Parenting

When You Have No Words Of Comfort For Your Loved One Who Has Cancer, Just Be There

by Jessica Rosen
Pradit.Ph / Shutterstock

“Hello?” her voice echoed through the phone as I choked on the dry air wedged in my throat.

“Hello,” she repeated while I searched for a word that might change the conversation, searched for a word that might get me off the phone, searched for any word that could take us back a few moments before those words, “It’s cancer.”

She was only 35, healthy, active. A mother of three little girls. A wife. My older sister. When she called to tell me about the lump, a few weeks prior, I hadn’t paid attention. Other topics of conversation washed over her words: putting the crib together, Mom’s impending visit, the weather. Now, another phone call, the same topic again.

Finally, I managed a response, “What did the doctor say?”

“It’s cancer.”

“But, how. What?” That’s all I could say. As an English teacher and writer, my life has been built on words. Words have soothed me and bolstered me and guided me. Now words had vanished, become senseless, dead. We hung up.

I went back to chopping potatoes. At nine months pregnant, I couldn’t get on a plane to visit. I lived on the edge of the Oregon Coast. She lived on the edge of the Deep South. Having grown up in Chicago together, sharing a basement bedroom as children, sharing an apartment through college and well into our 20s, we never thought our lives would carry us to edges so distant and different.

When my husband came home that evening, I didn’t say anything to him about the phone call. I didn’t say anything for several days. I couldn’t repeat what she had said, and had to say over and over again to family members, friends, neighbors.

That night I woke several times, choking on her words, frightened by everything they might bring: sorrow, horror, hardship. But mostly I thought about her little girls, all under the age of 5. I rummaged for words that might offer some sense of hope to all of us.

When I called the next day, I still didn’t know what to say. She needed words that offered help. All I had were questions and worries and fears that I swallowed into silence.

She demanded that we (all of us close to her) research the details: diets, vitamins, medications, surgeries. We followed her orders, but nothing we found was enough. Nothing we said made sense.

Consequent phone calls in the following months relayed the stories of the lumpectomy and radiation. Her husband and daughters accompanied her to the medical center. The girls drew pictures while they waited for their mother in a separate room. A room decorated with dusty, fake flowers and pink upholstered chairs.

While I waited, miles away, I nursed my newborn son.

After the lumpectomy and radiation, she was declared clear of cancer, but possibilities of reoccurrence became a daily threat. She cut all sugar from her diet, began a rigorous exercise regimen. Her already slender body lost many pounds. She scoured breast cancer message board sites, calling to inform me of the horrors she found, the friends she made, the other young mothers whose cancer had returned a year later or years later. I hated those message board sites. The fear they caused was much greater than the moments of comfort they might have brought. I didn’t want her to know that fear.

“I’m getting them both cut off.” Another phone call. “I need you to check out the breasts on this website and tell me how they look.” I was horrified. Words failed me again. The thought of cutting off my own heaving breasts that fed my son made me sick.

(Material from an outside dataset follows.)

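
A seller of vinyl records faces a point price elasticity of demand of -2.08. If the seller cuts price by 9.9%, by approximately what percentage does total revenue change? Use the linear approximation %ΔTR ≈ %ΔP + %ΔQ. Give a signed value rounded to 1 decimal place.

%ΔQ ≈ Ed × %ΔP = (-2.08) × (-9.9%) = +20.5920%
%ΔTR ≈ %ΔP + %ΔQ = (-9.9%) + (+20.5920%) = +10.6920%

+10.7%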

I didn’t want to look, but I didn’t want her to have to look alone. We spent several hours on the phone, both in front of our computers, looking at reconstructed breasts. Breasts that had been completely cut off and somehow reconstructed from body fat and skin. I knew this was something she had to do. I, too, would not want to live the rest of my life waiting. The pain of waiting seems far greater than the pain of physical intrusion.

She visited several breast reconstruction specialists, informed us of the options, and made her decision.

She moved away from her daughters, her husband, her life, for three weeks. Our mother met her in Atlanta at a house they had rented for the recovery. Other grandparents would help with the kids. I sent magazines and a card with words I didn’t write.

The first days after the surgery she couldn’t move. She woke each night, crying from pain. She couldn’t lift her arms for months, couldn’t wash her own hair, couldn’t hug her daughters without pain. She’s still in pain, years later. But she’s stopped looking at survivor websites. Stopped living that life. Although she’ll always be considered a survivor. She survived the horror.

Those first words, “It’s cancer,” left me wondering what her baby girls and her husband and I would do without her. They left her wondering the same. We didn’t know such a thing is survivable. All we knew about cancer was death. When I went to my own first mammogram and had to tell of “my” history with breast cancer, the nurse asked if my sister had died. She didn’t hesitate, flinch, stumble: “Did she die?” I choked down the vomit rising in my throat.

No, she is alive and healthy and brave. She guided us through the nightmare because no matter how hard we searched for words that would make sense, words that would comfort and relieve, we found none. I’m sorry words can never provide the relief and refuge I wished and wish for you. Sorry that every time you desperately needed me to say something, words seemed so useless.